2. Sottofondazioni al corpo “C”
(rif. categorie: Opere di demolizione, Opere murarie, Ponteggi)
Come riferito nelle premesse, all’atto dell’accesso nel fabbricato è risultato che le condizioni di degrado delle fabbriche erano notevolmente peggiorate rispetto a quelle riscontrate in sede di redazione dell’iniziale progetto dell’anno 1997; pertanto, sia per motivi di sicurezza (D. Lgs. 494/96 e succ.), sia per preservare le strutture preesistenti ancora in condizioni di poter essere restaurate, è stato redatto un “Progetto di Messa in Sicurezza” che prevedeva le seguenti lavorazioni:
Il suddetto progetto è stato sottoposto alla preventiva approvazione della Soprintendenza per i B.A.P.P.S.A.D. di Napoli e dalla stessa approvato in data 11.02.2003, per poi far parte della Perizia di Variante e Suppletiva oggetto della determinazione n. 83 del 18/07/2003 del Dirigente del Settore Urbanistica.
3. Locali tecnologici
(rif. categorie: Opere di demolizione, Opere murarie, Ponteggi)
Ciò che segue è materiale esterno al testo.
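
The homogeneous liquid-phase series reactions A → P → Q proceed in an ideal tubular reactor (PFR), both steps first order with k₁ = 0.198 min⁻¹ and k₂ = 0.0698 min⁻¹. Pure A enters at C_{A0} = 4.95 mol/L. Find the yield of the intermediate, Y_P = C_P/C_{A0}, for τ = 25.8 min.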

I locali tecnologici sono stati oggetto di apposita variante in relazione alla possibilità riscontrata di ridurre la loro dimensione, anche per quanto riguarda le dimensioni del cunicolo di collegamento con l’edificio monumentale.
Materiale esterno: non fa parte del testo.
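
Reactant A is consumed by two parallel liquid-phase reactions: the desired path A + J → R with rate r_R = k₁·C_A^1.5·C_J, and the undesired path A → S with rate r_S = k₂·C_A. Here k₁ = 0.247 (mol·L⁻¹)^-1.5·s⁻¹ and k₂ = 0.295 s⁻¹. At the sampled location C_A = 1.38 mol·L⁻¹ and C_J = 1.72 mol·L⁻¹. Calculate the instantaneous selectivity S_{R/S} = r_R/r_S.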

Così pure, è stato possibile sostituire l’originaria paratia di pali armati del diametro di 800 mm. con una paratia di micropali del diametro di mm. 200.
Detto progetto fu sottoposto alla preventiva approvazione della Soprintendenza per i B.A.P.P.S.A.D. di Napoli in uno al progetto della sottofondazione del corpo “C” innanzi descritto, e dalla stessa approvato in data 11/02/03, per poi far parte della Perizia di Variante e Suppletiva oggetto della determinazione n. 83/2003 del Dirigente del Settore Urbanistica.
4. Opere strutturali
(rif. Categorie: Opere di demolizione, Opere Murarie, Massi ed impermeabilizzazioni)
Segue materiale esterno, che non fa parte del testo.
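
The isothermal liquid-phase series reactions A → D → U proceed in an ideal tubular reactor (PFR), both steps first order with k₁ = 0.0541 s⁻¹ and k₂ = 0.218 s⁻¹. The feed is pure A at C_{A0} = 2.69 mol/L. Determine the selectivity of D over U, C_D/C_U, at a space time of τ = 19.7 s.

The intermediate concentration in a first-order A→B→C sequence is C_D = k₁C_{A0}(e^(−k₁τ) − e^(−k₂τ))/(k₂−k₁).
e^(−k₁τ) = e^(−0.0541×19.7) = e^(−1.066) = 0.3445; e^(−k₂τ) = e^(−4.295) = 0.01364.
C_D = 0.0541×2.69/(0.218−0.0541) × (0.3445−0.01364) = 0.8879×0.3308 = 0.2937 mol/L.
C_A = C_{A0}e^(−k₁τ) = 0.9266 mol/L, so C_U = C_{A0}−C_A−C_D = 1.470 mol/L; C_D/C_U = 0.200.

0.200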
In relazione alle prescrizioni impartite dalla Soprintendenza per i BB. AA. di Napoli con il parere prot. n. 41931 del 05/12/1997, ed in particolare alla richiesta di utilizzare una diversa metodologia per il consolidamento delle fabbriche, con l’impiego di tecniche che consentisse di preservare la monumentalità dell’edificio, si è proceduto ad una integrale rielaborazione del progetto strutturale, sulla scorta anche delle indicazioni del Prof. Ing. Renato Sparacio.
Negli incontri e nel corso dei sopralluoghi effettuati con i funzionari della Soprintendenza e, poi, con lo stesso Soprintendente, è stato, tra l’altro definito che:
Il rispetto delle prescrizioni e raccomandazioni impartite dalla Soprintendenza sono risultate, conseguentemente, alquanto complesse e laboriose, atteso anche lo stato di fatiscenza dell’edificio.
Ove non è stato possibile adottare i criteri su esposti, si è proceduto, sempre di concerto con la Soprintendenza e su indicazioni del consulente strutturale prof. Ing. Sparacio, ad adottare materiali e tecniche innovative, quali fibre in materiale composito (fibre di carbonio e fibre di vetro).
Sempre sulla scorta delle indicazioni della Soprintendenza, il progetto rivisitato ha previsto la ricostruzione delle piattabande dei vani, con l’utilizzo di elementi lignei a struttura lamellare.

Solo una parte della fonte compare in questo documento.